Asdrúbal Oliveros, economista e diretor da Ecoanalítica, consultoria com sede em Caracas:
O Mercosul é importante para a Venezuela? A discussão na Venezuela é outra. Ao contrário do que acontece aqui, a América Latina neste momento não discute programas de estabilização, de ajuste. Isso já é uma etapa superada. O problema dos principais países da América Latina, hoje, é competitividade, acordos comerciais, redução de pobreza e da desigualdade e investimento em infraestrutura. Desse ponto de vista, a Venezuela está 20 anos atrasada em comparação ao que está acontecendo na Colômbia, no Peru, no Chile, no México e no Brasil. O importante nesta etapa é conseguir a estabilidade econômica da Venezuela. Nós só vamos ver vantagem no Mercosul quando tivermos estabilidade, uma política cambiária competitiva e a inflação e o déficit fiscal estiverem sob controle. Ou seja, quando tivermos aquilo que os economistas chamam de um ambiente macroeconômico saudável e estável. Ainda há dúvidas se vamos conseguir isso no curto prazo. Se conseguirmos, aí sim a Venezuela começará a debater a importância que o Mercosul pode ter para nós.
Então foi uma decisão equivocada de Chávez entrar no Mercosul?

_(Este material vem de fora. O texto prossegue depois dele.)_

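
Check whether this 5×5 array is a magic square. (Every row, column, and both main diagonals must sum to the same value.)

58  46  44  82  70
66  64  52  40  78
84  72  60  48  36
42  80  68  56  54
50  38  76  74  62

Yes

Row 1: 58 + 46 + 44 + 82 + 70 = 300.
Row 2: 66 + 64 + 52 + 40 + 78 = 300.
Row 3: 84 + 72 + 60 + 48 + 36 = 300.
Row 4: 42 + 80 + 68 + 56 + 54 = 300.
Row 5: 50 + 38 + 76 + 74 + 62 = 300.
Column 1: 58 + 66 + 84 + 42 + 50 = 300.
Column 2: 46 + 64 + 72 + 80 + 38 = 300.
Column 3: 44 + 52 + 60 + 68 + 76 = 300.
Column 4: 82 + 40 + 48 + 56 + 74 = 300.
Column 5: 70 + 78 + 36 + 54 + 62 = 300.
Main diagonal: 58 + 64 + 60 + 56 + 62 = 300.
Anti-diagonal: 70 + 40 + 60 + 80 + 50 = 300.
All lines sum to 300.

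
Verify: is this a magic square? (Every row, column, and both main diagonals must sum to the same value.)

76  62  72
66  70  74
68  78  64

Row 1: 76 + 62 + 72 = 210.
Row 2: 66 + 70 + 74 = 210.
Row 3: 68 + 78 + 64 = 210.
Column 1: 76 + 66 + 68 = 210.
Column 2: 62 + 70 + 78 = 210.
Column 3: 72 + 74 + 64 = 210.
Main diagonal: 76 + 70 + 64 = 210.
Anti-diagonal: 72 + 70 + 68 = 210.
All lines sum to 210.

Yes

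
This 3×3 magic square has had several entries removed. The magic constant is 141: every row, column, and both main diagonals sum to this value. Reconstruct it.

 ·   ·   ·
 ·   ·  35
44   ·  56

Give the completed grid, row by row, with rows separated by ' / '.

The remaining cell in row 3 is (3,2) = 141 − 100 = 41.
Column 3 must total 141; the given cells sum to 91, so (1,3) = 50.
From anti-diagonal, 141 − (50 + 44) gives (2,2) = 47.
Row 2 needs 141; the known cells sum to 82, so (2,1) = 59.
From column 1, 141 − (59 + 44) gives (1,1) = 38.
Column 2 must total 141; the given cells sum to 88, so (1,2) = 53.

38 53 50 / 59 47 35 / 44 41 56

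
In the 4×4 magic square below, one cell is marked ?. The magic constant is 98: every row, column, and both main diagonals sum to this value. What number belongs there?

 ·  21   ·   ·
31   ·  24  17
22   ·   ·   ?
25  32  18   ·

Using row 2: 31 + 24 + 17 + ? → (2,2) = 98 − 72 = 26.
Row 4: 25 + 32 + 18 + ? = 98, so (4,4) = 23.
Using column 1: 31 + 22 + 25 + ? → (1,1) = 98 − 78 = 20.
From column 2, 98 − (21 + 26 + 32) gives (3,2) = 19.
Main diagonal must total 98; the given cells sum to 69, so (3,3) = 29.
Anti-diagonal: 24 + 19 + 25 + ? = 98, so (1,4) = 30.
Row 1 needs 98; the known cells sum to 71, so (1,3) = 27.
Row 3 needs 98; the known cells sum to 70, so (3,4) = 28.

28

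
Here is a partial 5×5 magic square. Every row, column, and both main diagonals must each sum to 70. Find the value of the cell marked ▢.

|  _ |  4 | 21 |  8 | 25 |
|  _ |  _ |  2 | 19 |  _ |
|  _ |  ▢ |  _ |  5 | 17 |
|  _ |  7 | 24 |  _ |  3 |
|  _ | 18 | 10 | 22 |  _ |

26

From row 1, 70 − (4 + 21 + 8 + 25) gives (1,1) = 12.
Column 3: 21 + 2 + 24 + 10 + ? = 70, so (3,3) = 13.
Column 4 must total 70; the given cells sum to 54, so (4,4) = 16.
Anti-diagonal: 25 + 19 + 13 + 7 + ? = 70, so (5,1) = 6.
Row 4 needs 70; the known cells sum to 50, so (4,1) = 20.
Row 5: 6 + 18 + 10 + 22 + ? = 70, so (5,5) = 14.
Column 5: 25 + 17 + 3 + 14 + ? = 70, so (2,5) = 11.
Using main diagonal: 12 + 13 + 16 + 14 + ? → (2,2) = 70 − 55 = 15.
Using row 2: 15 + 2 + 19 + 11 + ? → (2,1) = 70 − 47 = 23.
The remaining cell in column 1 is (3,1) = 70 − 61 = 9.
Using column 2: 4 + 15 + 7 + 18 + ? → (3,2) = 70 − 44 = 26.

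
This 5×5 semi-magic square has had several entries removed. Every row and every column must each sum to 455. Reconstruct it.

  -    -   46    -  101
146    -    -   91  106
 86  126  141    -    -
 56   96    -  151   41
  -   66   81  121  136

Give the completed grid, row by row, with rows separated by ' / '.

116 131 46 61 101 / 146 36 76 91 106 / 86 126 141 31 71 / 56 96 111 151 41 / 51 66 81 121 136

Row 4 needs 455; the known cells sum to 344, so (4,3) = 111.
The remaining cell in row 5 is (5,1) = 455 − 404 = 51.
Using column 1: 146 + 86 + 56 + 51 + ? → (1,1) = 455 − 339 = 116.
From column 3, 455 − (46 + 141 + 111 + 81) gives (2,3) = 76.
Column 5 must total 455; the given cells sum to 384, so (3,5) = 71.
Row 2 must total 455; the given cells sum to 419, so (2,2) = 36.
The remaining cell in row 3 is (3,4) = 455 − 424 = 31.
Column 2 must total 455; the given cells sum to 324, so (1,2) = 131.
Column 4 needs 455; the known cells sum to 394, so (1,4) = 61.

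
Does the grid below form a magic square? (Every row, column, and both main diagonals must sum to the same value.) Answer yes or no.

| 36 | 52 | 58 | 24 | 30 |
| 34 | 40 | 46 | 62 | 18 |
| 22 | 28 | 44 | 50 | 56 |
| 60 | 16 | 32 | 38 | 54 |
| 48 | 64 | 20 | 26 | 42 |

Yes

Row 1: 36 + 52 + 58 + 24 + 30 = 200.
Row 2: 34 + 40 + 46 + 62 + 18 = 200.
Row 3: 22 + 28 + 44 + 50 + 56 = 200.
Row 4: 60 + 16 + 32 + 38 + 54 = 200.
Row 5: 48 + 64 + 20 + 26 + 42 = 200.
Column 1: 36 + 34 + 22 + 60 + 48 = 200.
Column 2: 52 + 40 + 28 + 16 + 64 = 200.
Column 3: 58 + 46 + 44 + 32 + 20 = 200.
Column 4: 24 + 62 + 50 + 38 + 26 = 200.
Column 5: 30 + 18 + 56 + 54 + 42 = 200.
Main diagonal: 36 + 40 + 44 + 38 + 42 = 200.
Anti-diagonal: 30 + 62 + 44 + 16 + 48 = 200.
All lines sum to 200.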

Até agora, sempre fui um crítico da entrada da Venezuela no Mercosul. Sempre defendi a tese de que a negociação deveria ter sido entre a Comunidade Andina (CAN) e o Mercosul. Mas Chávez estava decidido, e preferiu desmantelar a CAN. Com isso, estamos mais vulneráveis, porque nossa economia é quase totalmente dependente do petróleo e tem um grau de industrialização muito baixo em comparação com os outros países da América Latina. Por causa da renda do petróleo, temos um PIB per capita mais alto do que o Uruguai e o Paraguai. Mas em termos de indústria e agricultura perdemos até para esses países. Quando a situação da economia venezuelana estiver resolvida, a Venezuela e suas empresas talvez possam se beneficiar de alguma forma do Mercosul. Com certeza seremos um parceiro importante para os outros países. Uma economia como a nossa é um mercado interessante, porque nossos níveis de consumo costumavam ser elevados – claro que, com esta crise, estão por ora destroçados – e vão continuar sendo atraentes para as empresas do Brasil, da Argentina, do Uruguai e do Paraguai.